Last fall I had a pumpkin. It grew in my garden to an unanticipatedly healthy size, and, once picked, sat on my counter for a solid six months, during which time I sat nearby, gnawing my fingernails and waiting for it to turn into a solid gold carriage...i.e. to magically slice itself open and toast its own seeds into crunchy yumminess, and roast its own flesh to a state of luscious, pie-ready perfection.
This never happened.
Instead, in April or May of the year following the pumpkin’s birth and subsequent harvest, I placed it in my yard, still perfectly sound and wholesome, and wished it away, being sick of the sight of it.

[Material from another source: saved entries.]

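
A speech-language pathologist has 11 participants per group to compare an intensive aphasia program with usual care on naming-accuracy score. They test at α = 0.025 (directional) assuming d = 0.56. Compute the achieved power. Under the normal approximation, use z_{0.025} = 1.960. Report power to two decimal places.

power ≈ 0.26

For two equal groups, power = Φ(d·√(n/2) − z_{α}).
d·√(n/2) = 0.56 × √(11/2) = 0.56 × 2.345 = 1.313.
z_β = 1.313 − 1.960 = -0.647.
Power = Φ(-0.647) = 0.259.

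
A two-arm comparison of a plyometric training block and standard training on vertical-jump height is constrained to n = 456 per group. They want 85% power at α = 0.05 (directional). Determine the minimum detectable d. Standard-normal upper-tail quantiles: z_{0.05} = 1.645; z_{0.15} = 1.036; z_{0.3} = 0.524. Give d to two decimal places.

d_min ≈ 0.18

For two independent groups of n = 456 each: d_min = (z_{α} + z_β)·√(2/n).
z-sum = 1.645 + 1.036 = 2.681.
d_min = 2.681 × √(2/456) = 2.681 × 0.0662 = 0.178.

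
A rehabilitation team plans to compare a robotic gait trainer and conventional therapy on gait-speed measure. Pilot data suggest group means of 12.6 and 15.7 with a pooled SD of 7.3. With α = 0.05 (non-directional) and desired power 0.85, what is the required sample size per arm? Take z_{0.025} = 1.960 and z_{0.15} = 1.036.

Cohen's d = |M₁ − M₂| / SD_pooled = |12.6 − 15.7| / 7.3 = 3.1 / 7.3 = 0.425.
For two independent groups with equal n: n = 2·((z_{α/2} + z_β) / d)².
z_{α/2} + z_β = 1.960 + 1.036 = 2.996.
n = 2 × (2.996 / 0.425)² = 2 × 7.049² = 2 × 49.69 = 99.4.
Round up to the next whole participant.

n = 100 per group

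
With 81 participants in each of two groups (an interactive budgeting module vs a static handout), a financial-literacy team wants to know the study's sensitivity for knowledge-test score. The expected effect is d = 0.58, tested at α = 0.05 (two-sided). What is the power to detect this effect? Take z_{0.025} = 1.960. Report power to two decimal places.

power ≈ 0.96

For two equal groups, power = Φ(d·√(n/2) − z_{α/2}).
d·√(n/2) = 0.58 × √(81/2) = 0.58 × 6.364 = 3.691.
z_β = 3.691 − 1.960 = 1.731.
Power = Φ(1.731) = 0.958.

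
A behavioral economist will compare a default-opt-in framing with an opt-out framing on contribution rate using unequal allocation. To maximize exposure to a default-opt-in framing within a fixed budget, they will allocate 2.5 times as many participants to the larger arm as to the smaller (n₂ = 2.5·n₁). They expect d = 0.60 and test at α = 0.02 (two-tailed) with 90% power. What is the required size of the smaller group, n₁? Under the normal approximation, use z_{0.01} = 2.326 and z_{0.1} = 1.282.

With allocation ratio k = n₂/n₁ = 2.5, Var(x̄₁−x̄₂) = σ²(1/n₁ + 1/(k·n₁)) = σ²·(k+1)/(k·n₁).
So n₁ = (1 + 1/k)·((z_{α/2} + z_β)/d)² = 1.400 × (3.608/0.60)².
n₁ = 1.400 × 36.16 = 50.6.
Round up: n₁ = 51, giving n₂ = ⌈2.5 × 51⌉ = ⌈127.5⌉ = 128.

n₁ = 51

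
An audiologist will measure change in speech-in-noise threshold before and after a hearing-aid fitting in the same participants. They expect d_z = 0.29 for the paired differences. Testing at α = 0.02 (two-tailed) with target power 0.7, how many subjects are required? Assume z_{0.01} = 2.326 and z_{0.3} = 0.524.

n = 97 pairs

For a paired (one-sample on differences) test: n = ((z_{α/2} + z_β) / d)².
z_{α/2} + z_β = 2.326 + 0.524 = 2.850.
n = (2.850 / 0.29)² = 9.828² = 96.58.
Round up.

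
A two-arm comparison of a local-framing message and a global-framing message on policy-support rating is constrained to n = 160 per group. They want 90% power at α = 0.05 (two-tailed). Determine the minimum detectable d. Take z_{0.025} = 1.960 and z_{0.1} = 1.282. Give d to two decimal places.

d_min ≈ 0.36

For two independent groups of n = 160 each: d_min = (z_{α/2} + z_β)·√(2/n).
z-sum = 1.960 + 1.282 = 3.242.
d_min = 3.242 × √(2/160) = 3.242 × 0.1118 = 0.362.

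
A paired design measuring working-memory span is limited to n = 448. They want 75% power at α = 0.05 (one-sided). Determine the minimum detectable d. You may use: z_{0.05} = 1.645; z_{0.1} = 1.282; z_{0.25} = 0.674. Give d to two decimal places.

For a single sample (or paired design) of n = 448: d_min = (z_{α} + z_β)/√n.
z-sum = 1.645 + 0.674 = 2.319.
d_min = 2.319 / √448 = 2.319 / 21.166 = 0.110.

d_min ≈ 0.11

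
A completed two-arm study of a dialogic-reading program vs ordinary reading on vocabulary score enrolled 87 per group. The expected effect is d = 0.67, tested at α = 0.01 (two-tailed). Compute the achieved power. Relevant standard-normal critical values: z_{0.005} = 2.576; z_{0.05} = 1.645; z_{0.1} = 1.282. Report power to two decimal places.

power ≈ 0.97

For two equal groups, power = Φ(d·√(n/2) − z_{α/2}).
d·√(n/2) = 0.67 × √(87/2) = 0.67 × 6.595 = 4.419.
z_β = 4.419 − 2.576 = 1.843.
Power = Φ(1.843) = 0.967.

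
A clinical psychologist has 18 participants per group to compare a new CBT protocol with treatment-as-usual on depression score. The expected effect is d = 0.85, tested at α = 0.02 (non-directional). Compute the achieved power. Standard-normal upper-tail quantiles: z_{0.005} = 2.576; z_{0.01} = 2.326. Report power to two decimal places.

power ≈ 0.59

For two equal groups, power = Φ(d·√(n/2) − z_{α/2}).
d·√(n/2) = 0.85 × √(18/2) = 0.85 × 3.000 = 2.550.
z_β = 2.550 − 2.326 = 0.224.
Power = Φ(0.224) = 0.589.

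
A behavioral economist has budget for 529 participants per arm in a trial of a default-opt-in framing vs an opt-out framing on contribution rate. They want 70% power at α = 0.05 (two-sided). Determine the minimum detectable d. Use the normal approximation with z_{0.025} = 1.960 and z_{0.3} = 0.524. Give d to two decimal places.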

This time, the magic worked, and in a matter of days the entire pumpkin had more or less vanished, leaving the earth slightly more enriched and slimy than it had been.
The moral of this story is: If you possess only one small, underly serrated steak knife with a disreputable past, you’ll probably never be in the perfect mood to dissect a giant, hard-shelled type of squash.
Also, or, alternatively, or, moral #2: If you don’t want something in your life anymore, you can ignore it for most of a year and then throw it out of your house and hope it disappears, which it probably will, to one extent or another.
Final moral: It is October and in October you must write about pumpkins at least once, as well as consuming only pumpkin-based foods. This is the most important moral of this most important series of morals in this most important story.